Linos chuckled. "A little too convenient as mercies go, I'd say."

"I dunno," she said, a shadow falling over her face. "What we saw upstairs... What'd happened to Durvasa... It really didn't seem like a normal human could've done that, y'know?"

"C'mon, Ema," Seth said, frowning at her with concern. "I'm scared too, but you can't let this stuff get too big in your head. Besides, we, uh." He glanced towards me awkwardly. "I mean... We already have a pretty good idea of who is responsible..."

You don't need to act like that, I thought. I don't care.

Despite the words being about my grandfather rather than him, Theo still subtly shrunk back in his chair at the mention of the topic.

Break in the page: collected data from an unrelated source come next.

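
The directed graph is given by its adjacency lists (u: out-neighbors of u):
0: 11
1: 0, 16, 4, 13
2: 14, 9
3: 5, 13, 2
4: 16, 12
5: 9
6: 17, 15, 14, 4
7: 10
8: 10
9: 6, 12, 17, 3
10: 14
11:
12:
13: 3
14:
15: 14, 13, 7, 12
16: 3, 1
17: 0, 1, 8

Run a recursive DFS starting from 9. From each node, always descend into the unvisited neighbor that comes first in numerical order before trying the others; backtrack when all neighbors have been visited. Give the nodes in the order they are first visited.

9 → 3 → 2 → 14 → 5 → 13 → 6 → 4 → 12 → 16 → 1 → 0 → 11 → 15 → 7 → 10 → 17 → 8

Visit 9
9 → 3
3 → 2
2 → 14
3 → 5
3 → 13
9 → 6
6 → 4
4 → 12
4 → 16
16 → 1
1 → 0
0 → 11
6 → 15
15 → 7
7 → 10
6 → 17
17 → 8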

Right. It felt like it'd gone as far as it could for now, even if there were things I was missing, I needed to turn the conversation towards what had happened to the boys.

Glancing over my shoulder to make sure Kam was still paying attention, I started thinking about how to digress--

Then, suddenly, a piercing sound cut through the room. It was a scream, coming from the direction of the front of the building, and belonging to a woman. It was sharp and brief; over in just a second.

In an instant, the entire room fell silent, the calm that had reigned for the past almost-two-hours shattering in an instant. At first, my brain didn't know how to process what it'd just heard. I wondered if it could've bird, even though that was obviously impossible.

It was Ptolema, funnily enough, who brought focus to reality, after a few moments had passed.

"Um," she said. "Was that Mehit?"

It was definitely Mehit, my brain said.